Von der Hasel­nuss bis zur Baum­wolle

Die türki­sche Land­wirt­schaft hat viel zu bieten. Mit Produkten wie Hasel­nüssen, Feigen oder Sulta­ninen belegt die Türkei führende Ränge in der Welt­pro­duk­tion. Aus der Gesamt­sicht beein­druckt sie durch üppige Viel­falt, wenn­gleich sich viele Regionen auf den Anbau einer einzigen Kultur konzen­trieren.

Bläu­lich schim­merndes Licht legt sich am frühen Abend über die Berg­hänge der Region um Cumayeri in der Provinz Düzce. Wohin man auch schaut, überall gedeihen Hasel­nüsse. Nach einigen Regen­tagen haben die Bauern die Ernte der Hasel­nüsse wieder aufge­nommen. Noch etwa zwei trockene Wochen und dann ist die Ernte in dieser Region Ende September abge­schlossen. Links und rechts der Serpen­tinen sind Arbeiter an den Hängen zu beob­achten, die unter den mehr­stäm­migen, üppig verzweigten und hoch­ge­wach­senen Sträu­chern ernten. Viele Hände sind damit beschäf­tigt, die von den Ästen auf den humus­rei­chen Boden herun­ter­ge­fal­lenen Hasel­nüsse zusam­men­zu­re­chen und mit Saug­rohren zu den Ernte­ma­schinen zu beför­dern. Die Findik Maccina, was so viel heißt wie Hasel­nuss­ma­schine, trennt die Nüsse schüt­telnd und pneu­ma­tisch von ihren braun­blätt­rigen Frucht­hüllen. Klein­tei­lige Blatt­reste wirbeln im hohen Bogen durch die Luft, während die Nüsse in Jute­säcke wandern. Es duftet nussig-erdig.

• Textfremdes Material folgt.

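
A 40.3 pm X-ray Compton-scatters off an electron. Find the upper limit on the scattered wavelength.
45.1526 pm (at θ = 180°)

The Compton shift is Δλ = λ_C(1 − cos θ).

Since cos θ ranges from −1 to 1, the factor (1 − cos θ) ranges from 0 to 2; the maximum shift occurs at θ = 180° (backscattering):
Δλ_max = 2λ_C = 2 × 2.4263 pm = 4.8526 pm

Maximum scattered wavelength:
λ'_max = λ₀ + Δλ_max = 40.3 + 4.8526 = 45.1526 pm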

105 Bauern­fa­mi­lien und eine Moschee

Ein Schot­terweg führt zum Hof der Familie Ak in Üvez­beli. Kurz davor sind auf einer Frei­fläche Hasel­nüsse eines Nach­bar­be­triebes zum Trocknen ausge­breitet. Der kleine Ort liegt unge­fähr 500 m über den Meeres­spiegel, zählt 105 Bauern­fa­mi­lien und hat eine Moschee. Vater Jusuf und Sohn Vedat begrüßen uns freund­lich. Neben einem Schuppen, vor dem ein Traktor und die eigene Findik Maccina stehen, die die Familie auch für Lohn­ar­beiten bei anderen Bauern einsetzen, liegen frisch gepflückte Bohnen aus dem Garten zum Trocknen aus. Hinterm Wohn­haus, an dessen Wand ein großes Plakat des türki­schen Staats­prä­si­denten hängt und auf dessen Dach eine große Satel­li­ten­schüssel befes­tigt ist, befindet sich ein kleiner Stall; in dem sind eine Kuh, eine Färse, zwei Bullen und ein Kalb unter­ge­bracht.

Hasel­nuss­bauer Jusuf Ak auf seinem Hof.

Aber zurück zur Nuss. Sie ist die Einnah­me­quelle der Familie Ak und tausender türki­scher Bauern in der feucht-sommer­warmen, bergigen Schwarz­meer­re­gion, die von der Provinz Düzce bis nach Trabzon über fast 1.000 km reicht. Mehr als 60 % der welt­weiten Hasel­nuss­pro­duk­tion wachsen hier heran. Auch Jusufs Bruder, Mehmet Ak, ist in der Branche aktiv. Neben seinem land­wirt­schaft­li­chen Betrieb betreibt er eine Hasel­nuss-Annah­me­stelle vis á vis der Moschee. Große Jute­säcke stapeln sich im Lager. Bauern fahren mit Trak­toren und voll­be­la­denen Anhän­gern vor, und auch Privat­leute geben kleine Mengen ab. Jeder Sack wird beprobt. Äußere Erschei­nung, Geschmack und Feuch­tig­keit werden vor Ort taxiert. Mehmet Ak sitzt zufrieden hinter seinem großen Schreib­tisch, trinkt Tee und bestimmt den Preis.

Blick über die Nuss­kul­turen rund um den Ort Üvez­beli.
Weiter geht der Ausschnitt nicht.